Anschließend, weil sie Igor nicht vor ließ, lief sie dreißig Minuten mit Laptop und Zollstock durch seinen Laden und Maß alles mögliche auf. An manchen Ecken schüttelte sie verständnislos den Kopf. Und dann sagte sie nur, dass sie an seiner Stelle bei seiner Paranoia den Laden abreißen und neu bauen würde. Das machte Igor dann doch neugierig und er hörte sein Machtspiel auf.
Und dann hatte dieses Kind ihm seinen Laden erklärt und wo er überall tote Ecken hatte, in denen man ganze Gruppen von Angreifern verstecken konnte. Er war geschockt und fasziniert. Und als er das Game sah, das wie bei einem Egoshooter eine Trainingseinheit bot, wo er der Endboss war, war er schon fast versucht, das geniale Kind zu töten, um ihre Idee und dieses Programm zu vernichten.

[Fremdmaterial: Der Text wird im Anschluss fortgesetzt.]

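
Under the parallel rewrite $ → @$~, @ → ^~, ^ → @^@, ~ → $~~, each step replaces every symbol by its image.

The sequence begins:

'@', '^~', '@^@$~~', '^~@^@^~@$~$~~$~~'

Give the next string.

@^@$~~^~@^@^~@^@$~~^~@$~$~~@$~$~~$~~@$~$~~$~~

Applying the rule to each of the 16 symbols of ^~@^@^~@$~$~~$~~ gives the pieces @^@ $~~ ^~ @^@ ^~ @^@ $~~ ^~ @$~ $~~ @$~ $~~ $~~ @$~ $~~ $~~, which concatenate to the answer.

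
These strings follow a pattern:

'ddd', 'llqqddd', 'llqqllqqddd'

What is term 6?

The strings grow by a fixed prefix llqq each time.
From llqqllqqddd, 3 further steps: llqqllqqddd → llqqllqqllqqddd → llqqllqqllqqllqqddd → (answer).

llqqllqqllqqllqqllqqddd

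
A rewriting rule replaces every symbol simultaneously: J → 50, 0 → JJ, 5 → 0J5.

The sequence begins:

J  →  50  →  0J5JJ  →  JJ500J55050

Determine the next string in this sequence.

50500J5JJJJ500J50J5JJ0J5JJ

Expanding JJ500J55050: J→50, J→50, 5→0J5, 0→JJ, 0→JJ, J→50, 5→0J5, 5→0J5, 0→JJ, 5→0J5, 0→JJ. Concatenated: 50 50 0J5 JJ JJ 50 0J5 0J5 JJ 0J5 JJ.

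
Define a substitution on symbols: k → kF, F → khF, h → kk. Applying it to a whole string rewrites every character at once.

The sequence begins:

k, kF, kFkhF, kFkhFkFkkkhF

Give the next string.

Rewriting each symbol of kFkhFkFkkkhF: k→kF, F→khF, k→kF, h→kk, F→khF, k→kF, F→khF, k→kF, k→kF, k→kF, h→kk, F→khF, which concatenates to kF khF kF kk khF kF khF kF kF kF kk khF.

kFkhFkFkkkhFkFkhFkFkFkFkkkhF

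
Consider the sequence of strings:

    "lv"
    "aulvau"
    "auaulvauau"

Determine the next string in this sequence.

Each term wraps the previous one in au on the left and au on the right.
One more step from auaulvauau gives the answer.

auauaulvauauau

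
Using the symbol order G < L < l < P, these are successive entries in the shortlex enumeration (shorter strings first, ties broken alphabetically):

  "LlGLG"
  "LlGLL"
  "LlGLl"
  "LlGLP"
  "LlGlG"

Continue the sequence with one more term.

LlGlL

Find the rightmost character of LlGlG below P, bump it to the next letter, and reset everything to its right to G.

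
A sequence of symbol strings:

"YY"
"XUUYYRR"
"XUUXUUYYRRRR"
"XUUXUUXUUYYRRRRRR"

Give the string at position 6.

XUUXUUXUUXUUXUUYYRRRRRRRRRR

Every step adds XUU to the front and RR to the end of the previous string.
From XUUXUUXUUYYRRRRRR, 2 further steps: XUUXUUXUUYYRRRRRR → XUUXUUXUUXUUYYRRRRRRRR → (answer).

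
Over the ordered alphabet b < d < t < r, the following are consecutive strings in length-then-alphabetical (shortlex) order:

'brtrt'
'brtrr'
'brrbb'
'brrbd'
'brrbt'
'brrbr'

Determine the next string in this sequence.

brrdb

The successor of brrbr increments the rightmost position that isn't already r and resets every position after it to b.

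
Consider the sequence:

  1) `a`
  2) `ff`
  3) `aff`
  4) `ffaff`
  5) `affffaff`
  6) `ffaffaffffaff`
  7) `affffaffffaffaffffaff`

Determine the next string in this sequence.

ffaffaffffaffaffffaffffaffaffffaff

From term 3 onward, concatenate the second-to-last term with the last: a·ff = aff, ff·aff = ffaff, …
So term 8 is ffaffaffffaff·affffaffffaffaffffaff.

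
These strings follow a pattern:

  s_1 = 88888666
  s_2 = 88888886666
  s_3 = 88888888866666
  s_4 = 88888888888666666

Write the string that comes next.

88888888888886666666

The n-th term is 2n-1 8's then n 6's, where the shown terms are n = 3, 4, 5, 6.
For the next term, n = 7, so the run lengths are 13, 7.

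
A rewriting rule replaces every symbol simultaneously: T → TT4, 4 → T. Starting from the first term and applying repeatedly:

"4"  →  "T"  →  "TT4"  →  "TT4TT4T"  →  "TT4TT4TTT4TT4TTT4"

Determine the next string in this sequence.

Applying the rule to each of the 17 symbols of TT4TT4TTT4TT4TTT4 gives the pieces TT4 TT4 T TT4 TT4 T TT4 TT4 TT4 T TT4 TT4 T TT4 TT4 TT4 T, which concatenate to the answer.

TT4TT4TTT4TT4TTT4TT4TT4TTT4TT4TTT4TT4TT4T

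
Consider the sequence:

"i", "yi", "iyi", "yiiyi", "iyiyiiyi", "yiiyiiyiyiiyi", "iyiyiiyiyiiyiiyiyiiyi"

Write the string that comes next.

yiiyiiyiyiiyiiyiyiiyiyiiyiiyiyiiyi

This is a Fibonacci-style word recurrence s(k) = s(k−2)·s(k−1): e.g. i·yi = iyi.
The next term joins yiiyiiyiyiiyi and iyiyiiyiyiiyiiyiyiiyi.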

„Deine Tochter ist auf die Idee gekommen, den Quellcode von Storm zu benutzen. Es hat natürlich noch ein paar Macken, weil in Storm alles auf quadratischen Objekten Basiert und einige Waffen overpowert sind. Und eine VR wäre auch noch cool, um im Realen zu üben, aber leider sind wir noch nicht so weit, das zu verbinden.”
„Meine Tochter hat das Programmiert?”
„Ich hab doch gesagt, dass sie ein Naturtalent ist. Sie erkennt Systeme. Ich glaube, sie hat das bisher nur an Menschen ausgenutzt und als das bei uns nicht funktioniert hat, hat sich das im Computerkurs Bahn gebrochen. Sie war selbst überrascht, als sie von uns gelobt wurde. Mittlerweile gibt sie schon Kurse für die kleinen.”

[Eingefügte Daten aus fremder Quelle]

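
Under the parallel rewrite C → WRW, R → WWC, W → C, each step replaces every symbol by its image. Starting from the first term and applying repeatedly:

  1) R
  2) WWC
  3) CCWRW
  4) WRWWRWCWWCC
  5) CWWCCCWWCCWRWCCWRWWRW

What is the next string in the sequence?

WRWCCWRWWRWWRWCCWRWWRWCWWCCWRWWRWCWWCCCWWCC

φ(CWWCCCWWCCWRWCCWRWWRW) expands symbol-by-symbol to WRW C C WRW WRW WRW C C WRW WRW C WWC C WRW WRW C WWC C C WWC C; joining the 21 pieces gives the next term.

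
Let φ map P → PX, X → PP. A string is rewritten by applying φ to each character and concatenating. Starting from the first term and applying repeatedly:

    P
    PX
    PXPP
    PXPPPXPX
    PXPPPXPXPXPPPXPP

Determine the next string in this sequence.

PXPPPXPXPXPPPXPPPXPPPXPXPXPPPXPX

Replace each of the 16 characters of PXPPPXPXPXPPPXPP in place — PX PP PX PX PX PP PX PP PX PP PX PX PX PP PX PX — and concatenate.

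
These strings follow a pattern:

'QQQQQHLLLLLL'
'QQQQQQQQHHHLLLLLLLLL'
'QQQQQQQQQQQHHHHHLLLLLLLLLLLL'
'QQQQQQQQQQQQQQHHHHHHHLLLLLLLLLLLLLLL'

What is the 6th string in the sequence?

QQQQQQQQQQQQQQQQQQQQHHHHHHHHHHHLLLLLLLLLLLLLLLLLLLLL

Each string has the form Q^{3n+2} H^{2n-1} L^{3n+3} (n = 1, 2, …).
At n = 6 the blocks have lengths 20, 11, 21.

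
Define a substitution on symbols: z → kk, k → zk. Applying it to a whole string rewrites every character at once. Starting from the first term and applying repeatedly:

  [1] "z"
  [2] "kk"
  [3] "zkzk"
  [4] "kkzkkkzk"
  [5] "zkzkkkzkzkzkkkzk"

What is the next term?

Replace each of the 16 characters of zkzkkkzkzkzkkkzk in place — kk zk kk zk zk zk kk zk kk zk kk zk zk zk kk zk — and concatenate.

kkzkkkzkzkzkkkzkkkzkkkzkzkzkkkzk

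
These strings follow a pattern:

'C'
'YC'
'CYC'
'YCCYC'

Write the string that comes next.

Each term (from the third on) is the two preceding terms concatenated in order: term 3 = C·YC = CYC.
So term 5 is CYC·YCCYC.

CYCYCCYC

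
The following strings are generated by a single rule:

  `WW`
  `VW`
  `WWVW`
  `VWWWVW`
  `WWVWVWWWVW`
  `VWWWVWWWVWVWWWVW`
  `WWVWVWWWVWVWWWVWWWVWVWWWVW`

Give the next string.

VWWWVWWWVWVWWWVWWWVWVWWWVWVWWWVWWWVWVWWWVW

Each term (from the third on) is the two preceding terms concatenated in order: term 3 = WW·VW = WWVW.
Continuing: VWWWVWWWVWVWWWVW · WWVWVWWWVWVWWWVWWWVWVWWWVW gives term 8.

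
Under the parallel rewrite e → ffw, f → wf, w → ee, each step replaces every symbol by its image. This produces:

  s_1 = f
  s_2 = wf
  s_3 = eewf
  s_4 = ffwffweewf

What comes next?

Apply φ to ffwffweewf symbol by symbol: f→wf, f→wf, w→ee, f→wf, f→wf, w→ee, e→ffw, e→ffw, w→ee, f→wf; joined: wf wf ee wf wf ee ffw ffw ee wf.

wfwfeewfwfeeffwffweewf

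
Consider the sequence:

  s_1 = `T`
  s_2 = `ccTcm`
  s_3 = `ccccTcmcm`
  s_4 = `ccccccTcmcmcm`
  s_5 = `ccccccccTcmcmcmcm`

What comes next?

Each term wraps the previous one in cc on the left and cm on the right.
One more step from ccccccccTcmcmcmcm gives the answer.

ccccccccccTcmcmcmcmcm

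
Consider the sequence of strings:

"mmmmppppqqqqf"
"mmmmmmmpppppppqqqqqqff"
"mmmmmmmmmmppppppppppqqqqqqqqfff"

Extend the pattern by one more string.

The n-th term is 3n+1 m's then 3n+1 p's then 2n+2 q's then n f's (n = 1, 2, …).
Setting n = 4 gives 13, 13, 10, 4 characters in each block.

mmmmmmmmmmmmmpppppppppppppqqqqqqqqqqffff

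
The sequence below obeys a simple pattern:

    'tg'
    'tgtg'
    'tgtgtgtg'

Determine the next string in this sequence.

s(k+1) = s(k)·s(k) — each term doubles the last.
One more doubling of tgtgtgtg gives the answer.

tgtgtgtgtgtgtgtg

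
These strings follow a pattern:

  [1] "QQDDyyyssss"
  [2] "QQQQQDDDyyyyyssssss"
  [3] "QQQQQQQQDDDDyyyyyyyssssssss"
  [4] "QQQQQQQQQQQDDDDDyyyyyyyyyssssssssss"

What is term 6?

QQQQQQQQQQQQQQQQQDDDDDDDyyyyyyyyyyyyyssssssssssssss

Term n consists of 3n-1 Q's, followed by n+1 D's, followed by 2n+1 y's, followed by 2n+2 s's (n = 1, 2, …).
For term 6, n = 6, so the run lengths are 17, 7, 13, 14.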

„Meine Tochter bringt anderen was bei?”
Meine Güte, dachte Igor. Ich hab sie aus Strafe in die Schule geschickt. Sie sollte sehen, wo ihr Leben enden könnte, wenn es ihn mal erwischen würde. Seine Gegner hätten kein Problem, ihren süßen Arsch in eines ihrer Häuser zu stecken, vor allem weil er das selber schon getan hatte. Aber er war ja gewarnt worden, dass die Schule nicht normal war.
Natascha hatte ihm, als er mit seiner Idee kam, seine Tochter auf die Schule zu schicken, nur lange angeschaut. Und danach nur gesagt: „das willst du nicht. Du denkst, dass der Umgang mit den Little Angle sie abschreckt. Aber nur jede fünfte von uns arbeitet mit Männern, der Rest geht in die normale Welt. Du könntest sie für immer verlieren. Sie könnte zurückkommen und dich als ein Relikt einer alten Zeit ansehen. Einem Dinosaurier. Überleg es dir gut.”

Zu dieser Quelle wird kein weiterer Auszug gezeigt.